3010 ' No. of members, No. of joints, Value of E
3020 DATA 12,11,1600000
3030 ' Coordinates: Member, X, Y
3040 DATA 1,0,144, 2,72,0, 3,72,72, 4,72,144, 5,72,216, 6,72,288
3050 DATA 7,144,72, 8,144,144, 9,144,216, 10,216,72, 11,216,216
3060 ' Member properties, No., I value, J value (zero to exit).
3070 DATA 1,760,0.1, 0
3080 ' Member incidences
3090 DATA 1,2,3,1, 2,3,4,1, 3,4,5,1, 4,5,6,1, 5,7,8,1, 6,8,9,1
3100 DATA 7,3,7,1, 8,7,10,1, 9,1,4,1, 10,4,8,1, 11,5,9,1, 12,9,11,1
3110 ' Supports and releases, Jt., vert, Mx, My (zero to exit).

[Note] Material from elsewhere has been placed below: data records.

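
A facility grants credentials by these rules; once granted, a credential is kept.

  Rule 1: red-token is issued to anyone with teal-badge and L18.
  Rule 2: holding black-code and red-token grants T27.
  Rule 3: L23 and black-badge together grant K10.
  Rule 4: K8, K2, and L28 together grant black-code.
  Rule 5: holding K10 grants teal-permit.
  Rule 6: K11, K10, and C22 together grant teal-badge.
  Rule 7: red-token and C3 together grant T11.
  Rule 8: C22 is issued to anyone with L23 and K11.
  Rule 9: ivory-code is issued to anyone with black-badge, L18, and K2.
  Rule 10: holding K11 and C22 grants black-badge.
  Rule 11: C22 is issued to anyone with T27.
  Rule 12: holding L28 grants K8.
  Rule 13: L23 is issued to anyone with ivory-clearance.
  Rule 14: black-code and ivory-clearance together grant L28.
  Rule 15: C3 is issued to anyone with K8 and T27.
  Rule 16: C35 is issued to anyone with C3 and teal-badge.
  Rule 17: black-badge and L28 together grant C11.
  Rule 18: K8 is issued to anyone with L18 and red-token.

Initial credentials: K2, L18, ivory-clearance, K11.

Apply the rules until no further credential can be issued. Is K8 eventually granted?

Yes

Holding ivory-clearance grants L23 (Rule 13).
Holding L23 and K11 grants C22 (Rule 8).
Holding K11 and C22 grants black-badge (Rule 10).
Holding L23 and black-badge grants K10 (Rule 3).
Holding K11, K10, and C22 grants teal-badge (Rule 6).
Holding teal-badge and L18 grants red-token (Rule 1).
Holding L18 and red-token grants K8 (Rule 18).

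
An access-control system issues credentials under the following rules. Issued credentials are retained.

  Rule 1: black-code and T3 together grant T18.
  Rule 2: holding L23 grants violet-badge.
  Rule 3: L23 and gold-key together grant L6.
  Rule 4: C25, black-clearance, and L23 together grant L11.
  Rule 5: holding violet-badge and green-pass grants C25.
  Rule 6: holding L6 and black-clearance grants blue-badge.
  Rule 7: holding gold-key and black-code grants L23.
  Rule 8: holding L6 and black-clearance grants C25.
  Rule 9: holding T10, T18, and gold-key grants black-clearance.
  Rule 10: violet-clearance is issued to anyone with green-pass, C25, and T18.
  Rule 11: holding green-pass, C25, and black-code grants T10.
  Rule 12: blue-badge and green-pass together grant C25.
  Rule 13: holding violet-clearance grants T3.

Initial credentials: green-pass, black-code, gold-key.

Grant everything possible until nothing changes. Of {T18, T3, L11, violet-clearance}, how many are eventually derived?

0

T18 would need black-code and T3 (Rule 1), but T3 is never granted.
T3 would need violet-clearance (Rule 13), but violet-clearance is never granted.
L11 would need C25, black-clearance, and L23 (Rule 4), but black-clearance is never granted.
violet-clearance would need green-pass, C25, and T18 (Rule 10), but T18 is never granted.
None of the 4 are reached.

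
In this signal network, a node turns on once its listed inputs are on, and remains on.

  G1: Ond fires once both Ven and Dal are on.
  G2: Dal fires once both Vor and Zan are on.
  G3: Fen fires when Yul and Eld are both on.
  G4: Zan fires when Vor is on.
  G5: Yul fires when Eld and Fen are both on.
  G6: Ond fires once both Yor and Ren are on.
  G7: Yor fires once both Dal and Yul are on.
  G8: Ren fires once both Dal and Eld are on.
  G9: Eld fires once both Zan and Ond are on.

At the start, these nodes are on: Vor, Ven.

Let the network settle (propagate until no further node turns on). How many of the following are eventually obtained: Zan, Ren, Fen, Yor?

2

G4: Vor on → Zan on.
Vor and Zan are on, so Dal fires (G2).
Ven and Dal are on, so Ond fires (G1).
Zan and Ond are on, so Eld fires (G9).
G8: Dal and Eld on → Ren on.
Zan: reached.
Ren: reached.
Fen would need Yul and Eld (G3), but Yul never turns on.
Yor would need Dal and Yul (G7), but Yul never turns on.
Reached: Zan and Ren — 2 of the 4.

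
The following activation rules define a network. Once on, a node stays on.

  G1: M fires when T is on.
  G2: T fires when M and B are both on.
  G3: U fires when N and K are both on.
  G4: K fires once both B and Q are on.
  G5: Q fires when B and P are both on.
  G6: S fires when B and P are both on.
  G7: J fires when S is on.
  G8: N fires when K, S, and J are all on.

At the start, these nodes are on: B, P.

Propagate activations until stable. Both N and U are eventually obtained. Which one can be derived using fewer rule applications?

N

N: G5: B and P on → Q on. B and P are on, so S fires (G6). G4: B and Q on → K on. G7: S on → J on. K, S, and J are on, so N fires (G8). [5 rule applications]
U: B and P are on, so Q fires (G5). G6: B and P on → S on. B and Q are on, so K fires (G4). G7: S on → J on. G8: K, S, and J on → N on. G3: N and K on → U on. [6 rule applications]
N needs fewer.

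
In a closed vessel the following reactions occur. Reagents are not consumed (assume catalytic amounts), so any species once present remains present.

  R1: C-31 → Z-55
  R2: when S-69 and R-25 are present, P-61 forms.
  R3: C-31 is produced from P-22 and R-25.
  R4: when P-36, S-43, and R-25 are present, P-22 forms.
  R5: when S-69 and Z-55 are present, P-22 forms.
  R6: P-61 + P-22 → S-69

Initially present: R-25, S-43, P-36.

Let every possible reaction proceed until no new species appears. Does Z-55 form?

P-36, S-43, and R-25 present → P-22 forms (R4).
P-22 and R-25 present → C-31 forms (R3).
C-31 present → Z-55 forms (R1).

Yes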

3120 DATA 1,0,1,1, 2,0,1,1, 6,0,1,1, 10,0,1,1, 11,0,1,1, 0
3130 ' Load numb., Descrip., No. joint loads, No. member loads
3150 ' Twelve uniform loads
3160 DATA 1,18, 2,33, 3,33, 4,18, 5,33, 6,33, 7,18, 8,18
3170 DATA 9,13, 10,13, 11,18, 12,18
3180 '

Running the program shows that the maximum deflection is at Joint 8, and is 0.922 inches. The maximum moment is in Member 9 and is 300,911 inch pounds. The members can be selected for the appropriate moment. I will leave to you the task of checking the strength and redesigning. Using 6 foot long members would produce a better design, but the analysis will be four times as large.